Some do. Power cleans are a staple in a number of strength coach’s programming for team sports. But far fewer strength coaches would incorporate, say, a full snatch into the program for a team athlete. Why?

Time.

The mobility and skill required for learning the barbell snatch requires an extraordinary amount of time and attention to detail. If you don’t have the time to devote to developing the wrist and shoulder mobility to barbell snatch well, then the injury risk is significantly greater. How many offensive linemen in American football possess this kind of overhead shoulder mobility?

Not many. Right? So if you’re an American football offensive line coach, you have to balance the need to develop footwork, understanding of the playbook, hand-fighting technique, and injury prevention with whatever benefit might arise from doing overhead barbell snatches. The juice isn’t worth the squeeze, and the risks outweigh the potential rewards. The point isn’t even really debatable. But that’s not because barbell snatches are inherently bad movements. It’s because they require too much time, energy, effort, and attention detail to even remotely fit into a football player’s strength and conditioning program.

For dancers, whose schedules are arguably more time consuming and on whom the skill-development demands are even more pronounced, this time cost/benefit analysis becomes even more important.

A dancer must maintain and expand her level of skill. She must build requisite strength to mitigate injury risk. She must build requisite conditioning capacity to perform at a high level and mitigate injury risk. She must develop and maintain the requisite passive flexibility and controllable mobility to be able to exhibit the necessary aesthetic. She must have the central nervous system capacity for acquiring new choreography efficiently.

Given this reality and what we know about the science of strength and conditioning, a well-designed strength training program is her best and most efficient option for developing the complementary physical capacity required for her to dance professionally while mitigating the risk of injury.

In the course a strength training session, a dancer can:

  • Develop power for jumping

  • Develop strength for lifting, absorbing impact, and joint stability

  • Develop greater articular functional mobility

  • Develop active mobility

  • Develop cardiovascular capacity

Pilates can’t do all of these things as efficiently as strength training. Gyrotonic machines can’t do all of these things as efficiently as strength training. Yoga can’t do all of these things as efficiently as strength training.

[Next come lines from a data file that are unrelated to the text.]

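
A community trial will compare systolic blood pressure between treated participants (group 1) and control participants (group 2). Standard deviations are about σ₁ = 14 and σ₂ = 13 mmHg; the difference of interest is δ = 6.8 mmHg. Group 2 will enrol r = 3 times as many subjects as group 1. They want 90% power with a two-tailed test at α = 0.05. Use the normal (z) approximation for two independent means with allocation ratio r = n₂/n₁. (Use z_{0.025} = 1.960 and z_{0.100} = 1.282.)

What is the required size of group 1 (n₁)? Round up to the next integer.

n₁ = 58

n₁ = (z_{α/2} + z_β)² · (σ₁² + σ₂²/r) / δ²
   = (1.960 + 1.282)² · (14² + 13²/3) / 6.8²
   = 10.5106 · (196 + 56.3333) / 46.24
   = 10.5106 · 252.3333 / 46.24
   = 57.36
Round up → n₁ = 58; n₂ = r·n₁ = 3 × 58 = 174.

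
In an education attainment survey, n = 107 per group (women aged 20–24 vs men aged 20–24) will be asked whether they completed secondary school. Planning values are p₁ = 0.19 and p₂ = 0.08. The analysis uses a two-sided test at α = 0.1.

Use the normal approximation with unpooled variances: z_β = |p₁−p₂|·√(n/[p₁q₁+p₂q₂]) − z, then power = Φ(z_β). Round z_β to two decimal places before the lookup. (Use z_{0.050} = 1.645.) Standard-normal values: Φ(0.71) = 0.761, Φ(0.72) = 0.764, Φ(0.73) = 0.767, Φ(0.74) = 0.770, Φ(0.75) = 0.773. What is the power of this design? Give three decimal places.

Power ≈ 0.770

z_β = |p₁−p₂|·√(n/[p₁q₁+p₂q₂]) − z_{α/2}
    = 0.11 · √(107/0.2275) − 1.645
    = 0.11 · 21.6871 − 1.645
    = 2.3856 − 1.645 = 0.7406 → 0.74
Power = Φ(0.74) = 0.770.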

That doesn’t make these other modalities and approaches bad! In fact, the well-rounded strength and conditioning program MUST borrow heavily from all of these techniques in order to craft a training regimen tailored specifically for dancers.

Too many dancers are simply on their own when it comes to their strength and conditioning program. A catch all “you need to be doing cross training” isn’t enough. “Go to a Pilates class” isn’t enough. “Go to yoga to maintain your flexibility” isn’t enough. “Do some cardio to maintain your fitness” isn’t enough. If the class isn’t specific to the dancer’s needs, then she’s wasting valuable time. An hour on an elliptical machine is wasting a dancer’s valuable time.

The dance world can be close minded and traditionalist—but a lot of other worlds are like that too. Talk to an old school baseball coach some time and see if you don’t walk away asking yourself what year it is. But I know from talking to dancers that they are hungry for a more modern approach to their livelihoods. I also know how much more confident and secure they feel in their bodies when they get stronger. We owe it to them to value their bodies and their time by developing realistic, recoverable, and science-driven strength and conditioning programs that avoid dogma, borrow heavily from any available best practices, and continue to evolve over time.